Gazeteciler, ABD'ye çalıştılar
Abone olBBC, dünya medyasının ABD'nin Irak'taki operasyonları pazarladığına dair ibret verici bir söyleşi yayınladı. Irak'taki gazeteciler savaşı ABD'nin istediği gibi verdiler..

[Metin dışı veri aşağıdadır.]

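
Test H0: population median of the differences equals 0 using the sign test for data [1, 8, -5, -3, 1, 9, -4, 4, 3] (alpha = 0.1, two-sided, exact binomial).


Step 1: Discard zero differences. Original n = 9; n_eff = number of nonzero differences = 9.
Nonzero differences (with sign): +1, +8, -5, -3, +1, +9, -4, +4, +3
Step 2: Count signs: positive = 6, negative = 3.
Step 3: Under H0: P(positive) = 0.5, so the number of positives S ~ Bin(9, 0.5).
Step 4: Two-sided exact p-value = sum of Bin(9,0.5) probabilities at or below the observed probability = 0.507812.
Step 5: alpha = 0.1. fail to reject H0.

n_eff = 9, pos = 6, neg = 3, p = 0.507812, fail to reject H0.


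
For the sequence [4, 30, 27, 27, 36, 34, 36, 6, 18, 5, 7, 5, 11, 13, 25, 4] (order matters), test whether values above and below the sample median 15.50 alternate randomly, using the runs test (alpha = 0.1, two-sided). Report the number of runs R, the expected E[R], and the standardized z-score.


Step 1: Compute median = 15.50; label A = above, B = below.
Labels in order: BAAAAAABABBBBBAB  (n_A = 8, n_B = 8)
Step 2: Count runs R = 7.
Step 3: Under H0 (random ordering), E[R] = 2*n_A*n_B/(n_A+n_B) + 1 = 2*8*8/16 + 1 = 9.0000.
        Var[R] = 2*n_A*n_B*(2*n_A*n_B - n_A - n_B) / ((n_A+n_B)^2 * (n_A+n_B-1)) = 14336/3840 = 3.7333.
        SD[R] = 1.9322.
Step 4: Continuity-corrected z = (R + 0.5 - E[R]) / SD[R] = (7 + 0.5 - 9.0000) / 1.9322 = -0.7763.
Step 5: Two-sided p-value via normal approximation = 2*(1 - Phi(|z|)) = 0.437558.
Step 6: alpha = 0.1. fail to reject H0.

R = 7, z = -0.7763, p = 0.437558, fail to reject H0.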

Dünyayı kandırdılar BBC, dünya medyasının Felluce'de ve Irak'ta
devam eden ABD katliamlarını nasıl pazarladığına dair ibret verici
bir söyleşi yayınladı. Irak'taki embedded gazeteciler, savaşı
Amerika'nın istediği gibi yansıttıklarını itiraf etti. Dünya,
Felluce'deki son saldırıyı, Amerikan askerleri ile hareket eden
embedded gazetecilerin yansıttığı şekilde öğrendi. BBC radyosunda
yayınlanan Today programına, şu anda Amerikan askerleri ile hareket
eden BBC muhabiri Paul Wood, Körfez Savaşı'nı izleyen Martin Bell
ve geçen yıl İngiliz askeri konvoyu ile hareket eden serbest
gazeteci Lee Gordon konuk oldu. Her şeye askerlerin gözüyle
baktıklarını, Iraklı sivil halkın acılarını dünyaya
duyaramadıklarını itiraf eden gazeteciler, işgali tek taraflı
yansıttıklarını ve medya olarak başarısızlıklarını itiraf ettiler.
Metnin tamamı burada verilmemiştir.